You can also enable Time Zone Optimization to adjust the time to a customer's location based on their IP address, if sending an email message, or the area code, for an SMS message.
⚠️ If a contact takes action outside of the specified timeframe, they will pause their progress through the journey until they reach the specified timeframe.
Decision Splits
Most decision splits can be placed anywhere in the journey to customize a customer's experience as they progress through the journey. Below are a few of the strategic ways decision splits can be used in a Product Browse Abandonment Journey. Once you have determined the strategy you would like to customize, learn more about configuring your decision splits.
💡 Use the multi-path option to create a fully customized experience for different groups of purchasers.
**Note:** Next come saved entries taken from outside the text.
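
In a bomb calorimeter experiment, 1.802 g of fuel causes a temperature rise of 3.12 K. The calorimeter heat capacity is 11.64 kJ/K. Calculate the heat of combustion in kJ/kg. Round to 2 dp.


Hc = C_cal * delta_T / m_fuel
Q_released = 11.64 * 3.12 = 36.3168 kJ
m_fuel = 1.802 g = 1.802/1000 kg = 0.001802 kg
Hc = 36.3168 / 0.001802 = 20153.61 kJ/kg


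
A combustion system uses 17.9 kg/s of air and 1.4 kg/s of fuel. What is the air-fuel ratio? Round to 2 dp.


AFR = m_air / m_fuel
AFR = 17.9 / 1.4 = 12.79


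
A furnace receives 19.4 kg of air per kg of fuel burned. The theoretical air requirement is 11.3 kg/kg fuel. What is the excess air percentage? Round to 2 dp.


Excess air = actual - stoichiometric = 19.4 - 11.3 = 8.10 kg/kg fuel
Excess air % = (excess / stoich) * 100 = (8.10 / 11.3) * 100 = 71.68%


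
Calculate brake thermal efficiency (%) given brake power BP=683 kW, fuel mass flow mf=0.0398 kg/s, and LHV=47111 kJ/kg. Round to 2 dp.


eta_BTE = (BP / (mf * LHV)) * 100
Denominator = 0.0398 * 47111 = 1875.0178 kW
eta_BTE = (683 / 1875.0178) * 100 = 36.43%


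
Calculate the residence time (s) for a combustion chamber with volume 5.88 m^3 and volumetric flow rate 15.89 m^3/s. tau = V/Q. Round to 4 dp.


tau = V / Q_flow
tau = 5.88 / 15.89 = 0.3700 s


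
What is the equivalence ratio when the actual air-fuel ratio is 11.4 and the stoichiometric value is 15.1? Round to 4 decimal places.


phi = AFR_stoich / AFR_actual
phi = 15.1 / 11.4 = 1.3246


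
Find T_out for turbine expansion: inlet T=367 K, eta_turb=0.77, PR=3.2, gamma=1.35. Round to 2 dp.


T_out = T_in * (1 - eta * (1 - PR^(-(gamma-1)/gamma)))
Exponent = -(1.35-1)/1.35 = -0.25925926
PR^exp = 3.2^(-0.25925926) = 0.73966521
Factor = 1 - 0.77*(1 - 0.73966521) = 0.79954221
T_out = 367 * 0.79954221 = 293.43 K


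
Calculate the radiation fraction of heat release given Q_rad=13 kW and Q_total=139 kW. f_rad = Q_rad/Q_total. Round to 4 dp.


f_rad = Q_rad / Q_total
f_rad = 13 / 139 = 0.0935


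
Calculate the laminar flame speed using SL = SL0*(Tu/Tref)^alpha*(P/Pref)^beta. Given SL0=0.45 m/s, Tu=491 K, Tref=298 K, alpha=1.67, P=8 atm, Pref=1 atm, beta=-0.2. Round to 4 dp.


SL = SL0 * (Tu/Tref)^alpha * (P/Pref)^beta
T ratio = 491/298 = 1.64765101
(T ratio)^alpha = 1.64765101^1.67 = 2.302316
(P/Pref)^beta = 8^(-0.2) = 0.659754
SL = 0.45 * 2.302316 * 0.659754 = 0.6835 m/s


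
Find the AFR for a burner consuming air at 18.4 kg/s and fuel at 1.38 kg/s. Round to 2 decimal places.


AFR = m_air / m_fuel
AFR = 18.4 / 1.38 = 13.33


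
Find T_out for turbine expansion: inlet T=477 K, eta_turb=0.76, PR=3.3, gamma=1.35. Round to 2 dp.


T_out = T_in * (1 - eta * (1 - PR^(-(gamma-1)/gamma)))
Exponent = -(1.35-1)/1.35 = -0.25925926
PR^exp = 3.3^(-0.25925926) = 0.73378775
Factor = 1 - 0.76*(1 - 0.73378775) = 0.79767869
T_out = 477 * 0.79767869 = 380.49 K


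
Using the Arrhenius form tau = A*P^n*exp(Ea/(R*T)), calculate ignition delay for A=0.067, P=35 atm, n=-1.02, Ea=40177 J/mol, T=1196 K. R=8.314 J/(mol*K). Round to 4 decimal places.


tau = A * P^n * exp(Ea/(R*T))
P^n = 35^(-1.02) = 0.02661035
Ea/(R*T) = 40177/(8.314*1196) = 4.040511
exp(Ea/(R*T)) = 56.855395
tau = 0.067 * 0.02661035 * 56.855395 = 0.1014 ms


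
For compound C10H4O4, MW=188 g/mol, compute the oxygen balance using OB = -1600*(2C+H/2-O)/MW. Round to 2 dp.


OB = -1600 * (2C + H/2 - O) / MW
Inner = 2*10 + 4/2 - 4 = 18.00
OB = -1600 * 18.00 / 188 = -153.19%


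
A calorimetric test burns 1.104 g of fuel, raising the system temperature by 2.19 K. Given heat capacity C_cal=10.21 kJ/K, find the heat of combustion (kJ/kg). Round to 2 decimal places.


Hc = C_cal * delta_T / m_fuel
Q_released = 10.21 * 2.19 = 22.3599 kJ
m_fuel = 1.104 g = 1.104/1000 kg = 0.001104 kg
Hc = 22.3599 / 0.001104 = 20253.53 kJ/kg


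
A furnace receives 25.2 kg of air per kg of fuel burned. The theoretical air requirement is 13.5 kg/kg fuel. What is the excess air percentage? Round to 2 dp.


Excess air = actual - stoichiometric = 25.2 - 13.5 = 11.70 kg/kg fuel
Excess air % = (excess / stoich) * 100 = (11.70 / 13.5) * 100 = 86.67%


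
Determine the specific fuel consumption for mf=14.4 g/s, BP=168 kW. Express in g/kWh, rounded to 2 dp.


SFC = (mf / BP) * 3600
Rate = 14.4 / 168 = 0.085714 g/(s*kW)
SFC = 0.085714 * 3600 = 308.57 g/kWh


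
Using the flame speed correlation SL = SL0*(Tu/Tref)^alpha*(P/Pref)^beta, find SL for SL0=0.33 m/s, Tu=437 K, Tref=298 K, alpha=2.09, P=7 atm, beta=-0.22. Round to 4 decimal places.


SL = SL0 * (Tu/Tref)^alpha * (P/Pref)^beta
T ratio = 437/298 = 1.46644295
(T ratio)^alpha = 1.46644295^2.09 = 2.225841
(P/Pref)^beta = 7^(-0.22) = 0.651746
SL = 0.33 * 2.225841 * 0.651746 = 0.4787 m/s


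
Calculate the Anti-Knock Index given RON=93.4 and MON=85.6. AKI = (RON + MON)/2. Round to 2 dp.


AKI = (RON + MON) / 2
AKI = (93.4 + 85.6) / 2
AKI = 179.0 / 2 = 89.50


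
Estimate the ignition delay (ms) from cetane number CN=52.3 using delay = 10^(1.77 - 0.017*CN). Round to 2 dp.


delay = 10^(1.77 - 0.017*CN)
Exponent = 1.77 - 0.017*52.3 = 0.8809
delay = 10^0.8809 = 7.60 ms


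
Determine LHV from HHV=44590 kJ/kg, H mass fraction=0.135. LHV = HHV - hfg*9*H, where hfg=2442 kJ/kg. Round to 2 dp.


LHV = HHV - hfg * 9 * H
Water correction = 2442 * 9 * 0.135 = 2967.030 kJ/kg
LHV = 44590 - 2967.030 = 41622.97 kJ/kg


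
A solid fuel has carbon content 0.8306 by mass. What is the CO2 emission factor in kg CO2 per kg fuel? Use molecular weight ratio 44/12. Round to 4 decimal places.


EF = C_frac * (M_CO2 / M_C)
EF = 0.8306 * (44/12)
EF = 0.8306 * 3.666667 = 3.0455 kg_CO2/kg_fuel


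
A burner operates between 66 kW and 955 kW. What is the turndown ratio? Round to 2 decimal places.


TDR = Q_max / Q_min
TDR = 955 / 66 = 14.47


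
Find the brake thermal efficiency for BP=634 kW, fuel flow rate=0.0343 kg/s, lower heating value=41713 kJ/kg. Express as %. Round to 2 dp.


eta_BTE = (BP / (mf * LHV)) * 100
Denominator = 0.0343 * 41713 = 1430.7559 kW
eta_BTE = (634 / 1430.7559) * 100 = 44.31%


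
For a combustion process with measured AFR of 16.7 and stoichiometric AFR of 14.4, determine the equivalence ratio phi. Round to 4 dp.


phi = AFR_stoich / AFR_actual
phi = 14.4 / 16.7 = 0.8623


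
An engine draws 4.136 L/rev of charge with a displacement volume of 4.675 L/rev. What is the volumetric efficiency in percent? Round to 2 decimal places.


eta_v = (V_actual / V_disp) * 100
Ratio = 4.136 / 4.675 = 0.8847
eta_v = 0.8847 * 100 = 88.47%


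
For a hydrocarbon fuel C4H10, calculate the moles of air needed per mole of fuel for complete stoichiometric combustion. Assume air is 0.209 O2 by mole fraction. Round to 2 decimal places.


Balanced combustion: C4H10 + 6.5 O2 -> 4 CO2 + 5 H2O
O2 needed = C + H/4 = 4 + 10/4 = 6.50 moles
Air moles = O2 / 0.209 = 6.50 / 0.209 = 31.10 moles air


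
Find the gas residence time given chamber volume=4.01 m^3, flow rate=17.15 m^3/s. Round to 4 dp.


tau = V / Q_flow
tau = 4.01 / 17.15 = 0.2338 s


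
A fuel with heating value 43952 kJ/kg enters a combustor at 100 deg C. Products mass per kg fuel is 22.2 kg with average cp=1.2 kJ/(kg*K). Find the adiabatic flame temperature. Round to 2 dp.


T_ad = T_in + Hc / (m_p * cp)
Denominator = 22.2 * 1.2 = 26.6400
Temperature rise = 43952 / 26.6400 = 1649.85 K
T_ad = 100 + 1649.85 = 1749.85 deg C


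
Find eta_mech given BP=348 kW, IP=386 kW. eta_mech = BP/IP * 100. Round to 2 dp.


eta_mech = (BP / IP) * 100
Ratio = 348 / 386 = 0.9016
eta_mech = 0.9016 * 100 = 90.16%


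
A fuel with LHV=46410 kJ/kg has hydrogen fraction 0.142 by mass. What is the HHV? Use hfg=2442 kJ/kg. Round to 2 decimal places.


HHV = LHV + hfg * 9 * H
Water addition = 2442 * 9 * 0.142 = 3120.876 kJ/kg
HHV = 46410 + 3120.876 = 49530.88 kJ/kg


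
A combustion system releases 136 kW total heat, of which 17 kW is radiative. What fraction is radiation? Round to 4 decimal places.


f_rad = Q_rad / Q_total
f_rad = 17 / 136 = 0.1250


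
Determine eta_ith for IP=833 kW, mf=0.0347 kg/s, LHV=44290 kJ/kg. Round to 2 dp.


eta_ith = (IP / (mf * LHV)) * 100
Denominator = 0.0347 * 44290 = 1536.8630 kW
eta_ith = (833 / 1536.8630) * 100 = 54.20%


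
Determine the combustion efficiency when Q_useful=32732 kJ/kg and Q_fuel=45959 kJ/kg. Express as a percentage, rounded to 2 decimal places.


Efficiency = (Q_useful / Q_fuel) * 100
Efficiency = (32732 / 45959) * 100
Efficiency = 0.7122 * 100 = 71.22%


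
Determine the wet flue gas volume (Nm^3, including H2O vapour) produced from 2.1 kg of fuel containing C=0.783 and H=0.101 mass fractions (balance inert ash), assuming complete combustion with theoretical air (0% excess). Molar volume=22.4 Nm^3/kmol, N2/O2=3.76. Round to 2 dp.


Per kg fuel: CO2 = (C/12 kmol)*22.4 = (0.783/12)*22.4 = 1.46160 Nm^3
Per kg fuel: H2O = (H/2 kmol)*22.4 = (0.101/2)*22.4 = 1.13120 Nm^3
O2 needed per kg fuel = C/12 + H/4 = 0.783/12 + 0.101/4 = 0.09050000 kmol
Per kg fuel: N2 = O2*3.76*22.4 = 0.09050000*3.76*22.4 = 7.62227 Nm^3
Total per kg = 1.46160 + 1.13120 + 7.62227 = 10.21507 Nm^3
Total = 10.21507 * 2.1 = 21.45 Nm^3


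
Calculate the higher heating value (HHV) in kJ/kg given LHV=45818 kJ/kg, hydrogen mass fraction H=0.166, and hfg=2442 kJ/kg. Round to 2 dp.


HHV = LHV + hfg * 9 * H
Water addition = 2442 * 9 * 0.166 = 3648.348 kJ/kg
HHV = 45818 + 3648.348 = 49466.35 kJ/kg


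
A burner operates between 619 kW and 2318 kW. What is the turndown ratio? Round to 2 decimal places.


TDR = Q_max / Q_min
TDR = 2318 / 619 = 3.74


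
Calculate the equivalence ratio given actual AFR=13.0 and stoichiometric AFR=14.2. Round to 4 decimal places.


phi = AFR_stoich / AFR_actual
phi = 14.2 / 13.0 = 1.0923


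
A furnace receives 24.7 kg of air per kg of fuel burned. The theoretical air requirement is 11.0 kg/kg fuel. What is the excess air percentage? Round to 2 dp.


Excess air = actual - stoichiometric = 24.7 - 11.0 = 13.70 kg/kg fuel
Excess air % = (excess / stoich) * 100 = (13.70 / 11.0) * 100 = 124.55%


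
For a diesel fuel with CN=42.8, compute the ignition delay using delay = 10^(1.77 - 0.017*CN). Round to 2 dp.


delay = 10^(1.77 - 0.017*CN)
Exponent = 1.77 - 0.017*42.8 = 1.0424
delay = 10^1.0424 = 11.03 ms


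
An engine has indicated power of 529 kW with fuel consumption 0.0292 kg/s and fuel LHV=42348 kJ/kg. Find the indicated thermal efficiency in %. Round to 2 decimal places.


eta_ith = (IP / (mf * LHV)) * 100
Denominator = 0.0292 * 42348 = 1236.5616 kW
eta_ith = (529 / 1236.5616) * 100 = 42.78%


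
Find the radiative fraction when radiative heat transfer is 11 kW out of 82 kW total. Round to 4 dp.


f_rad = Q_rad / Q_total
f_rad = 11 / 82 = 0.1341


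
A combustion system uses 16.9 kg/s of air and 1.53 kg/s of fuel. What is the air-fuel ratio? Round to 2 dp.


AFR = m_air / m_fuel
AFR = 16.9 / 1.53 = 11.05


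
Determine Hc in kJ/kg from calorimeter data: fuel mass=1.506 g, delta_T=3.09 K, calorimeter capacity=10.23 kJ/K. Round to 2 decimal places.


Hc = C_cal * delta_T / m_fuel
Q_released = 10.23 * 3.09 = 31.6107 kJ
m_fuel = 1.506 g = 1.506/1000 kg = 0.001506 kg
Hc = 31.6107 / 0.001506 = 20989.84 kJ/kg


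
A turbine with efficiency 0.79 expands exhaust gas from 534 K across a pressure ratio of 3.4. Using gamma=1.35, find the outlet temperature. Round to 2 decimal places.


T_out = T_in * (1 - eta * (1 - PR^(-(gamma-1)/gamma)))
Exponent = -(1.35-1)/1.35 = -0.25925926
PR^exp = 3.4^(-0.25925926) = 0.72813041
Factor = 1 - 0.79*(1 - 0.72813041) = 0.78522302
T_out = 534 * 0.78522302 = 419.31 K


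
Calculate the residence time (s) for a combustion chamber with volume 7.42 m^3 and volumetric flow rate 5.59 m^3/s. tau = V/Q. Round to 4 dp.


tau = V / Q_flow
tau = 7.42 / 5.59 = 1.3274 s


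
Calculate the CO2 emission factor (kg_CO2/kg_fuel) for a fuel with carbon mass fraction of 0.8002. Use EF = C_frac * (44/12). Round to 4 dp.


EF = C_frac * (M_CO2 / M_C)
EF = 0.8002 * (44/12)
EF = 0.8002 * 3.666667 = 2.9341 kg_CO2/kg_fuel


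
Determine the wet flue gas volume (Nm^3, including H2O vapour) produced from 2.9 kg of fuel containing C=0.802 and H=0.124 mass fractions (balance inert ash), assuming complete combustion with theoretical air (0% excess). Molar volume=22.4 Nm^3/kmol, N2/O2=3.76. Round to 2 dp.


Per kg fuel: CO2 = (C/12 kmol)*22.4 = (0.802/12)*22.4 = 1.49707 Nm^3
Per kg fuel: H2O = (H/2 kmol)*22.4 = (0.124/2)*22.4 = 1.38880 Nm^3
O2 needed per kg fuel = C/12 + H/4 = 0.802/12 + 0.124/4 = 0.09783333 kmol
Per kg fuel: N2 = O2*3.76*22.4 = 0.09783333*3.76*22.4 = 8.23991 Nm^3
Total per kg = 1.49707 + 1.38880 + 8.23991 = 11.12578 Nm^3
Total = 11.12578 * 2.9 = 32.26 Nm^3


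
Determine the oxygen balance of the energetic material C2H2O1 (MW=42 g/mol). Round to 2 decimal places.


OB = -1600 * (2C + H/2 - O) / MW
Inner = 2*2 + 2/2 - 1 = 4.00
OB = -1600 * 4.00 / 42 = -152.38%


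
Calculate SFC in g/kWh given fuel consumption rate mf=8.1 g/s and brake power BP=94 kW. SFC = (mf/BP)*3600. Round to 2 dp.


SFC = (mf / BP) * 3600
Rate = 8.1 / 94 = 0.086170 g/(s*kW)
SFC = 0.086170 * 3600 = 310.21 g/kWh


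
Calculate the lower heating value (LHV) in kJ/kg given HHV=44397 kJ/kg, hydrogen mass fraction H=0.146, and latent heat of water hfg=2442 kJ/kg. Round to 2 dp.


LHV = HHV - hfg * 9 * H
Water correction = 2442 * 9 * 0.146 = 3208.788 kJ/kg
LHV = 44397 - 3208.788 = 41188.21 kJ/kg


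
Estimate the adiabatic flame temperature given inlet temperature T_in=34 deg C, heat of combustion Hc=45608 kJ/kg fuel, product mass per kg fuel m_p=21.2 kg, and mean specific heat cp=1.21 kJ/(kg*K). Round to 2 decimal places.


T_ad = T_in + Hc / (m_p * cp)
Denominator = 21.2 * 1.21 = 25.6520
Temperature rise = 45608 / 25.6520 = 1777.95 K
T_ad = 34 + 1777.95 = 1811.95 deg C


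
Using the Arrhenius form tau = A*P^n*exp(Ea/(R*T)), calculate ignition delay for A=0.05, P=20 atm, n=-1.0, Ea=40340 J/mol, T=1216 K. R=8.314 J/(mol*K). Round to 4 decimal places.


tau = A * P^n * exp(Ea/(R*T))
P^n = 20^(-1.0) = 0.05000000
Ea/(R*T) = 40340/(8.314*1216) = 3.990178
exp(Ea/(R*T)) = 54.064526
tau = 0.05 * 0.05000000 * 54.064526 = 0.1352 ms


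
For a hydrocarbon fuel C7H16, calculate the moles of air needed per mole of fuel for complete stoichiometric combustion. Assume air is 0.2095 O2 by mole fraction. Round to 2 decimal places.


Balanced combustion: C7H16 + 11 O2 -> 7 CO2 + 8 H2O
O2 needed = C + H/4 = 7 + 16/4 = 11.00 moles
Air moles = O2 / 0.2095 = 11.00 / 0.2095 = 52.51 moles air


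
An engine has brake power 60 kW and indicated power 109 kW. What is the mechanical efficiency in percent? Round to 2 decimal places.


eta_mech = (BP / IP) * 100
Ratio = 60 / 109 = 0.5505
eta_mech = 0.5505 * 100 = 55.05%


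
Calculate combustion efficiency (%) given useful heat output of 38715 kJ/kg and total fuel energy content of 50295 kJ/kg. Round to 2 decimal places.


Efficiency = (Q_useful / Q_fuel) * 100
Efficiency = (38715 / 50295) * 100
Efficiency = 0.7698 * 100 = 76.98%


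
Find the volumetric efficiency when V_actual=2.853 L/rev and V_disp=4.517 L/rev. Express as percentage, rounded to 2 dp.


eta_v = (V_actual / V_disp) * 100
Ratio = 2.853 / 4.517 = 0.6316
eta_v = 0.6316 * 100 = 63.16%


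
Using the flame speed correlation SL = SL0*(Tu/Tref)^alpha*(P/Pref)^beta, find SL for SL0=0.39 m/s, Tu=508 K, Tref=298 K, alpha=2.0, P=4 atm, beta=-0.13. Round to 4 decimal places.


SL = SL0 * (Tu/Tref)^alpha * (P/Pref)^beta
T ratio = 508/298 = 1.70469799
(T ratio)^alpha = 1.70469799^2.0 = 2.905995
(P/Pref)^beta = 4^(-0.13) = 0.835088
SL = 0.39 * 2.905995 * 0.835088 = 0.9464 m/s


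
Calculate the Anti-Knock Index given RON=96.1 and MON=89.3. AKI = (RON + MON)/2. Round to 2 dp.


AKI = (RON + MON) / 2
AKI = (96.1 + 89.3) / 2
AKI = 185.4 / 2 = 92.70


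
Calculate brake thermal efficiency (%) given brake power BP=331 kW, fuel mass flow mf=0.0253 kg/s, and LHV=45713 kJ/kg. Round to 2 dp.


eta_BTE = (BP / (mf * LHV)) * 100
Denominator = 0.0253 * 45713 = 1156.5389 kW
eta_BTE = (331 / 1156.5389) * 100 = 28.62%


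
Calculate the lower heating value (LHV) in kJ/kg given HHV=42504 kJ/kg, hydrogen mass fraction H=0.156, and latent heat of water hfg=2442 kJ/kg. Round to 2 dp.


LHV = HHV - hfg * 9 * H
Water correction = 2442 * 9 * 0.156 = 3428.568 kJ/kg
LHV = 42504 - 3428.568 = 39075.43 kJ/kg


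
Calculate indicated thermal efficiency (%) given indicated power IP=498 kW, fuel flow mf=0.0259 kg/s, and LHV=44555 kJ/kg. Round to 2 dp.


eta_ith = (IP / (mf * LHV)) * 100
Denominator = 0.0259 * 44555 = 1153.9745 kW
eta_ith = (498 / 1153.9745) * 100 = 43.16%


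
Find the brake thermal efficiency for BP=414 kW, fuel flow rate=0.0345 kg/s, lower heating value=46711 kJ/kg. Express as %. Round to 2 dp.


eta_BTE = (BP / (mf * LHV)) * 100
Denominator = 0.0345 * 46711 = 1611.5295 kW
eta_BTE = (414 / 1611.5295) * 100 = 25.69%


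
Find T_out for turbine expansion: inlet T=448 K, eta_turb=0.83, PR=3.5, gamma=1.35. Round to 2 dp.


T_out = T_in * (1 - eta * (1 - PR^(-(gamma-1)/gamma)))
Exponent = -(1.35-1)/1.35 = -0.25925926
PR^exp = 3.5^(-0.25925926) = 0.72267881
Factor = 1 - 0.83*(1 - 0.72267881) = 0.76982341
T_out = 448 * 0.76982341 = 344.88 K


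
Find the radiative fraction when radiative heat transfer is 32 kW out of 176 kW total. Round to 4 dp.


f_rad = Q_rad / Q_total
f_rad = 32 / 176 = 0.1818


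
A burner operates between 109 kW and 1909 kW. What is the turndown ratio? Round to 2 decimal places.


TDR = Q_max / Q_min
TDR = 1909 / 109 = 17.51


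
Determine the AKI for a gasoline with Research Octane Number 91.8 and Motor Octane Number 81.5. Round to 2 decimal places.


AKI = (RON + MON) / 2
AKI = (91.8 + 81.5) / 2
AKI = 173.3 / 2 = 86.65


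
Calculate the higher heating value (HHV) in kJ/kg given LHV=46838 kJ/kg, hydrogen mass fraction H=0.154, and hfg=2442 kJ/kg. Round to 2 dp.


HHV = LHV + hfg * 9 * H
Water addition = 2442 * 9 * 0.154 = 3384.612 kJ/kg
HHV = 46838 + 3384.612 = 50222.61 kJ/kg


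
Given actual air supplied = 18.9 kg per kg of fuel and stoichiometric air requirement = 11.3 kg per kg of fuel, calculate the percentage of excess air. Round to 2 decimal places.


Excess air = actual - stoichiometric = 18.9 - 11.3 = 7.60 kg/kg fuel
Excess air % = (excess / stoich) * 100 = (7.60 / 11.3) * 100 = 67.26%


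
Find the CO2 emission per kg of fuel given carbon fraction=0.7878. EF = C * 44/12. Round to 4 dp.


EF = C_frac * (M_CO2 / M_C)
EF = 0.7878 * (44/12)
EF = 0.7878 * 3.666667 = 2.8886 kg_CO2/kg_fuel


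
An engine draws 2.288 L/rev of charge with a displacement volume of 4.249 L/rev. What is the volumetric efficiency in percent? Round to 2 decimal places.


eta_v = (V_actual / V_disp) * 100
Ratio = 2.288 / 4.249 = 0.5385
eta_v = 0.5385 * 100 = 53.85%


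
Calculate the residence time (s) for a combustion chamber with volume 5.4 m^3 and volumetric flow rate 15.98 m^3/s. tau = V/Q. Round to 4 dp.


tau = V / Q_flow
tau = 5.4 / 15.98 = 0.3379 s


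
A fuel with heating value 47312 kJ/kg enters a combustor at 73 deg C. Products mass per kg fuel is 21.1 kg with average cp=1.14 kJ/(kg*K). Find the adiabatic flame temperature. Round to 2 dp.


T_ad = T_in + Hc / (m_p * cp)
Denominator = 21.1 * 1.14 = 24.0540
Temperature rise = 47312 / 24.0540 = 1966.91 K
T_ad = 73 + 1966.91 = 2039.91 deg C


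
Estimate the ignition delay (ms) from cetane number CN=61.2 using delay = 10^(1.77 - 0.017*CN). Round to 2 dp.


delay = 10^(1.77 - 0.017*CN)
Exponent = 1.77 - 0.017*61.2 = 0.7296
delay = 10^0.7296 = 5.37 ms


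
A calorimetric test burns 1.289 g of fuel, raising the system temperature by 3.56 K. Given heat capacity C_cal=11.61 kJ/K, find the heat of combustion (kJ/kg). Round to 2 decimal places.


Hc = C_cal * delta_T / m_fuel
Q_released = 11.61 * 3.56 = 41.3316 kJ
m_fuel = 1.289 g = 1.289/1000 kg = 0.001289 kg
Hc = 41.3316 / 0.001289 = 32064.86 kJ/kg


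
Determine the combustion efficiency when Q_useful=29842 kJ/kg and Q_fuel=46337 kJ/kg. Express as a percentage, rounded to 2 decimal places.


Efficiency = (Q_useful / Q_fuel) * 100
Efficiency = (29842 / 46337) * 100
Efficiency = 0.6440 * 100 = 64.40%


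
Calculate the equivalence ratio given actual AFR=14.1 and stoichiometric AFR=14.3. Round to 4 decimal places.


phi = AFR_stoich / AFR_actual
phi = 14.3 / 14.1 = 1.0142


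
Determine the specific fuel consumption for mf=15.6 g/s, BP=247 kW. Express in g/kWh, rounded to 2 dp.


SFC = (mf / BP) * 3600
Rate = 15.6 / 247 = 0.063158 g/(s*kW)
SFC = 0.063158 * 3600 = 227.37 g/kWh


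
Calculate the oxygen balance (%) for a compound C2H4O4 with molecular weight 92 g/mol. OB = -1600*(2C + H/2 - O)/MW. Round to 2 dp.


OB = -1600 * (2C + H/2 - O) / MW
Inner = 2*2 + 4/2 - 4 = 2.00
OB = -1600 * 2.00 / 92 = -34.78%


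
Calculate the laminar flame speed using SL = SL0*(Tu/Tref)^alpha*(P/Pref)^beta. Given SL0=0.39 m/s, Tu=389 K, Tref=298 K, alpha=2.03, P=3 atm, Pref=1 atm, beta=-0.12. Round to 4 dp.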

📦 Purchase History Split: This split can customize a contact's path based on their past order history. Message purchasers differently than prospects, for example providing a coupon earlier.
☑️ Subscription Split: This split can be used to customize a contact's path based on how, when, or if they are subscribed to a specific list. You can maintain CASL compliance by ensuring your abandoners are currently subscribed to your master list before receiving messages.
🛒 Cart Details Split: This split can be used to customize an abandoner's path based on the items in their cart. You can use an item's properties, e.g. sale status, or overall cart details, e.g. cart total, in the split. Send different coupons to higher vs lower value abandoners or stop a contact from receiving a coupon if a product is ineligible
✉️ Engagement Split: This split can change a contact's path if they have engaged with a previous email or SMS message. Use this type of split to send additional messages to those who have shown interest.
🔀 Random Split: The random split can be used to test different components of a campaign by sending a percentage of customers one experience and the rest another experience. Use the random split to test how many messages to include, which subject lines have impact on open rates, or test how long to wait between messages.
📱 Channel Affinity Split: This split can be used to prioritize the messaging channel used to communicate with a customer.
Activating the Journey
Once all messages have been created and the paths established, you are ready to activate the journey so that contacts can start receiving the new path and messages.
To activate, select the Activate button in the top right corner.
💡 Helpful Tips
Journey must be live to activate:
Checkout abandon events will continue routing through your existing Cart Abandonment Journey until a Checkout Abandonment Journey is published. Once activated, the two journeys will split as intended, ensuring your current setup remains unchanged until you opt in.Reporting is not yet segmented:
While performance metrics are available within individual journeys, Checkout Abandonment is not currently broken out separately from Cart Abandonment in aggregated reporting views.SMS Compliance Reminder:
Checkout Abandonment uses the same underlying data and event structure as Cart Abandonment. As a result, you should apply the same SMS consent rules and messaging best practices when configuring this journey.